Provost responds after student criticism of Women’s Center changes
October 13, 2016
Provost Dan Linzer defended recently-announced plans for Counseling and Psychological Services to absorb the Women’s Center’s counseling services, saying it makes more sense for the University to offer its mental health programs in one place.
Linzer said the Office of the Provost, which oversees the Women’s Center, does not have the “expertise” to oversee a health care practice.
“CAPS identifies what’s the best approach for students who need certain types of help,” Linzer said. “We’re putting all this investment into making CAPS absolutely terrific. Wouldn’t it make sense to combine the resources and really have a single umbrella over our student mental health programs that provide the best possible coverage we can?”
Some students had criticized the decision, concerned in part that CAPS — which specializes in short-term, rather than long-term, counseling — wouldn’t serve students as well as the Women’s Center does now.
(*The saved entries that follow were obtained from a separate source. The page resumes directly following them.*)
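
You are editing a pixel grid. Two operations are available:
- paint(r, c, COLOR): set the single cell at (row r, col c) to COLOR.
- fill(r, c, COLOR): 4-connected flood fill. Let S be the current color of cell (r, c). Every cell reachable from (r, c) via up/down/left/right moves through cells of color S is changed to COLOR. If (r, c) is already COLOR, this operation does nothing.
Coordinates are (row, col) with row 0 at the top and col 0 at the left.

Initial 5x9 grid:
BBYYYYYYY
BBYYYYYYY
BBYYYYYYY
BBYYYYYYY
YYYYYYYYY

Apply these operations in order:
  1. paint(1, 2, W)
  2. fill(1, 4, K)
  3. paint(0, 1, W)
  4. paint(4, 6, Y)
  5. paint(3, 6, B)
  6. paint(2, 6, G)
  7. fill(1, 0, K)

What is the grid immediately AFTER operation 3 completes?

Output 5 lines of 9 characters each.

Answer: BWKKKKKKK
BBWKKKKKK
BBKKKKKKK
BBKKKKKKK
KKKKKKKKK

Derivation:
After op 1 paint(1,2,W):
BBYYYYYYY
BBWYYYYYY
BBYYYYYYY
BBYYYYYYY
YYYYYYYYY
After op 2 fill(1,4,K) [36 cells changed]:
BBKKKKKKK
BBWKKKKKK
BBKKKKKKK
BBKKKKKKK
KKKKKKKKK
After op 3 paint(0,1,W):
BWKKKKKKK
BBWKKKKKK
BBKKKKKKK
BBKKKKKKK
KKKKKKKKK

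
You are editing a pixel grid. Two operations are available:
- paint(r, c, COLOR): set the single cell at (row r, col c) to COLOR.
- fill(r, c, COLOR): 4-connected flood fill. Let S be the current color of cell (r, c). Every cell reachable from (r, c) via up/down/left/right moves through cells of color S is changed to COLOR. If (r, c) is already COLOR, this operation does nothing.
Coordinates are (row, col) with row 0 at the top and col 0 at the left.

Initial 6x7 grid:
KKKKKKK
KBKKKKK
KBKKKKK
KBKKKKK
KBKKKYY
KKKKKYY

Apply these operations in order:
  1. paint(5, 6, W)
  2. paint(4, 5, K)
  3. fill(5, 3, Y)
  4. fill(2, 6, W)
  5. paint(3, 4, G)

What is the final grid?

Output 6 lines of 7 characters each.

After op 1 paint(5,6,W):
KKKKKKK
KBKKKKK
KBKKKKK
KBKKKKK
KBKKKYY
KKKKKYW
After op 2 paint(4,5,K):
KKKKKKK
KBKKKKK
KBKKKKK
KBKKKKK
KBKKKKY
KKKKKYW
After op 3 fill(5,3,Y) [35 cells changed]:
YYYYYYY
YBYYYYY
YBYYYYY
YBYYYYY
YBYYYYY
YYYYYYW
After op 4 fill(2,6,W) [37 cells changed]:
WWWWWWW
WBWWWWW
WBWWWWW
WBWWWWW
WBWWWWW
WWWWWWW
After op 5 paint(3,4,G):
WWWWWWW
WBWWWWW
WBWWWWW
WBWWGWW
WBWWWWW
WWWWWWW

Answer: WWWWWWW
WBWWWWW
WBWWWWW
WBWWGWW
WBWWWWW
WWWWWWW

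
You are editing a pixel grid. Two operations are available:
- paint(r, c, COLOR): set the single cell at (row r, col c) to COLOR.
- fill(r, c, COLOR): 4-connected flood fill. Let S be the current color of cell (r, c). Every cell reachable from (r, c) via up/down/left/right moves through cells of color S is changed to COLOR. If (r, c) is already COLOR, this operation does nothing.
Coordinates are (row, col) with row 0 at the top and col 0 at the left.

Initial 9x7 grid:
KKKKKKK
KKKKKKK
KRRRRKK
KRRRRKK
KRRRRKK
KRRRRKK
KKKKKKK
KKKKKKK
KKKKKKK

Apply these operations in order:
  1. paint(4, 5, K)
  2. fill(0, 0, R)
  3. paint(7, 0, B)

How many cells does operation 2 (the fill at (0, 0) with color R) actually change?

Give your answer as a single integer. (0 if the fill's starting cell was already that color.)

After op 1 paint(4,5,K):
KKKKKKK
KKKKKKK
KRRRRKK
KRRRRKK
KRRRRKK
KRRRRKK
KKKKKKK
KKKKKKK
KKKKKKK
After op 2 fill(0,0,R) [47 cells changed]:
RRRRRRR
RRRRRRR
RRRRRRR
RRRRRRR
RRRRRRR
RRRRRRR
RRRRRRR
RRRRRRR
RRRRRRR

Answer: 47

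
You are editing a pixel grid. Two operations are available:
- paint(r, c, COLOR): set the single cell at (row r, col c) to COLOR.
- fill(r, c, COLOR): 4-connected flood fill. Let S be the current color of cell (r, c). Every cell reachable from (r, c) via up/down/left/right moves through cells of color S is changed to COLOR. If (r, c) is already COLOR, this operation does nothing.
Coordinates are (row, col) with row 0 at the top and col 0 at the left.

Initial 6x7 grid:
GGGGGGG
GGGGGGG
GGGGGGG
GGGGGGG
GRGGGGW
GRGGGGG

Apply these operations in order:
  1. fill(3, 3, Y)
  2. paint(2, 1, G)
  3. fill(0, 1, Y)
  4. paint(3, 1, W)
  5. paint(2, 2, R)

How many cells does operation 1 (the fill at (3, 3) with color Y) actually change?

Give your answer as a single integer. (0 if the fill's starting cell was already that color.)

After op 1 fill(3,3,Y) [39 cells changed]:
YYYYYYY
YYYYYYY
YYYYYYY
YYYYYYY
YRYYYYW
YRYYYYY

Answer: 39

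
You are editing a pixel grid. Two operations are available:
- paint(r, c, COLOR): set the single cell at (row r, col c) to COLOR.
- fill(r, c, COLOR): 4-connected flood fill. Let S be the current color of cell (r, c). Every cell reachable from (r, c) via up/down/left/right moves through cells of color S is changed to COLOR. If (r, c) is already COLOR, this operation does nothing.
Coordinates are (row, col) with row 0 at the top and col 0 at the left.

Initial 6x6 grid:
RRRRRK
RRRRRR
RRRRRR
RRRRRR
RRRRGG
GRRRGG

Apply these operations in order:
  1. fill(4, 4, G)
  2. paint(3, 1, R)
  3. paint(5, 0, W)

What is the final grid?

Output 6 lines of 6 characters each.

Answer: RRRRRK
RRRRRR
RRRRRR
RRRRRR
RRRRGG
WRRRGG

Derivation:
After op 1 fill(4,4,G) [0 cells changed]:
RRRRRK
RRRRRR
RRRRRR
RRRRRR
RRRRGG
GRRRGG
After op 2 paint(3,1,R):
RRRRRK
RRRRRR
RRRRRR
RRRRRR
RRRRGG
GRRRGG
After op 3 paint(5,0,W):
RRRRRK
RRRRRR
RRRRRR
RRRRRR
RRRRGG
WRRRGG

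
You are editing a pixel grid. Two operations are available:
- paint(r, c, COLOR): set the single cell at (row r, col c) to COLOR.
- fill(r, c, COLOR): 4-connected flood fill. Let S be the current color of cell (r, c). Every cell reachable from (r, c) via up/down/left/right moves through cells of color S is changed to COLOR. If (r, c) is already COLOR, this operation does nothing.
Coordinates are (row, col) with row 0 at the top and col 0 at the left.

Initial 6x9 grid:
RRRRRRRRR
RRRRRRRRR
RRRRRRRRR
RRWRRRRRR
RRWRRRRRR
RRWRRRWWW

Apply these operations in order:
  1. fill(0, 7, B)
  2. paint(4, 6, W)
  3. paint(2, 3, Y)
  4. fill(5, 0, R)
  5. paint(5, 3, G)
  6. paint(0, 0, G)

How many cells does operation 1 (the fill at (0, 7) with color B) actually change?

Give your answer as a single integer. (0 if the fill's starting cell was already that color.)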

Linzer pointed out that CAPS already provides long-term counseling to students when they need it, and that CAPS recently lifted its 12-session limit for students.
Linzer said the Women’s Center provides such a wide range of services that it was important to designate services it should continue and which ones could be “met in other ways that can be better for the University.”
Linzer also said the decision was made after a years-long planning process, in hopes that “any health care that we are providing for students meets the highest professional standards.”
The email, sent Sept. 28, said the integration will be “facilitated by the increased number of counselors at CAPS,” and “a wide array of mental health services and other support … which were not immediately available in the Women’s Center.”
Still, SESP sophomore Liz Diamond, a member of Sexual Health and Assault Peer Educators, said she was referred out of CAPS during her first intake appointment and went to the Women’s Center instead. She said she was “immediately disappointed” to hear the news because of how the Women’s Center helped her.
“I just remember feeling so drastically different (in CAPS) than in my intake appointment with the Women’s Center,” Diamond said. “CAPS is very cold and clinical, and the Women’s Center is just welcoming. It’s literally a house; it’s a home.”
CAPS staff said they were not available for comment.
The Women’s Center served roughly 80 students per year from 2013 to 2015, interim director Alecia Wartowski told The Daily in an email. Both clinicians and counseling externs meet with students.
Wartowski added that students of any gender can use the center’s services for up to 52 sessions.
“While I think it’s great that CAPS has removed the (12-session) limit, I think that wasn’t the only problem with CAPS,” Diamond said. “I understand the limitations of running a mental health service through the Office of the Provost. However, I do think there’s a compromise that could be made to maybe reduce liability … (while) keeping a warmer setting and an alternative for people who have had a bad experience with CAPS.”
Linzer said the comfort students experienced in the Women’s Center is “a good point to raise,” but said his office can still attempt to make improvements while considering these concerns.
He added that the University has made “enormous” progress in diversifying therapists at CAPS.
“They are a very diverse group who relate to students on a wide array of backgrounds, so many of the issues that have been raised have been recognized and have been addressed by enhancing CAPS,” Linzer said.
The Women’s Center is currently discussing the transition with CAPS as students continue to receive long-term counseling at the Center. The changes are planned to be implemented by Winter 2017.